Posted on • Updated on

# Understanding Your Data: The Essentials of Exploratory Data Analysis

Exploratory Data Analysis refers to the critical process of performing initial investigations on data in order to discover patterns, identify outliers, test hypothesis and check assumptions with the help of summary statistics and visualisations.

Exploratory Data Analysis (EDA) is the process of understanding your data before performing complex analysis, or building models.
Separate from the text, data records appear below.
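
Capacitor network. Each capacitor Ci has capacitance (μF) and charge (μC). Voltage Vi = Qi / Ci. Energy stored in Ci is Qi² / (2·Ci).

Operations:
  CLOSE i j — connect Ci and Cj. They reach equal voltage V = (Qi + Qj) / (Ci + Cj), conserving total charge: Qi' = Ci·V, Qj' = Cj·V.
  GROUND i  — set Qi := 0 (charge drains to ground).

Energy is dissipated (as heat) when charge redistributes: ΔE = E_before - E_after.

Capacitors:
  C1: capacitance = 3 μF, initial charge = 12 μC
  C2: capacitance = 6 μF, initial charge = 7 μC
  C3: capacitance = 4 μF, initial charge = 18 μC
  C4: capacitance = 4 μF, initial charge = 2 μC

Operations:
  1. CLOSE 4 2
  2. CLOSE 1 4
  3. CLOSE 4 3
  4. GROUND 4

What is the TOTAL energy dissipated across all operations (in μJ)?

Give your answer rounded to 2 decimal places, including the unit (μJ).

Initial: C1(3μF, Q=12μC, V=4.00V), C2(6μF, Q=7μC, V=1.17V), C3(4μF, Q=18μC, V=4.50V), C4(4μF, Q=2μC, V=0.50V)
Op 1: CLOSE 4-2: Q_total=9.00, C_total=10.00, V=0.90; Q4=3.60, Q2=5.40; dissipated=0.533
Op 2: CLOSE 1-4: Q_total=15.60, C_total=7.00, V=2.23; Q1=6.69, Q4=8.91; dissipated=8.237
Op 3: CLOSE 4-3: Q_total=26.91, C_total=8.00, V=3.36; Q4=13.46, Q3=13.46; dissipated=5.159
Op 4: GROUND 4: Q4=0; energy lost=22.637
Total dissipated: 36.567 μJ

Answer: 36.57 μJ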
The Main checks done on the imported data frame are:
This is the process of checking the dataset to establish the datatypes, as well as checking the shape of the data to view the size of the data. These checks allow you to better plan your analysis.
2. Handling Duplicates
This is the process of checking for duplicates within the dataset. This improves the quality of analysis allowing the deletion or modification of the duplicates.
3. Handling Missing Values
This is the process of checking the dataset to establish any omissions or incomplete data entries. The use of the 'isnull' function checks for the null values. For modification, the data is replaced with either the mean, median or whichever measure is best suited for the datatype being replaced. This process ensures that there are no repeated records in the dataset.
4. Describing the Data
This is the process of carrying out Descriptive Statistical Analysis to inform the kind of data models that can be used for analysis. The 'Describe' function is used to get an overview of the variables. Basic statistical calculations such as Mean, Mode, Variance, Min, Max and Percentiles are done.
5. Understand Distribution of Data
At this point, visualization can be done to establish distribution and relationships between the variables.

• Univariate Analysis (One Variable at a Time): Visualising individual variables. Use histograms for numerical data to see the distribution and bar charts for categorical data to understand frequency.

• Bivariate Analysis (Two Variables Together): Explore relationships between two variables using scatter plots for numerical variables and bar charts for categorical and numerical pairings.

Scatter Plots and other visualisations can be used to further explore data to identify patterns or trends.

6. Handling Outliers
Outliers are individual data points that can be observed outside the average value of group of statistics.
Outliers can be identified by the use of visualisations such as Box Plots.

7. Exploring Correlation between the Variables
Correlation analysis is carried out to understand how one variable affects the other. It aids in establishing the extent to which the variables are independent.
The Strength of Correlation can be measured in the following ways:

• Pearson Correlation Coefficient (PCC)- a measure of linear correlation between two variables.

• Correlation Matrix-displays the correlation values between all variables. A Heatmap can be used to visualize a correlation matrix.

This careful examination and cleaning of your data lays the foundation for more accurate and meaningful analysis, helping you to draw better insights from your data.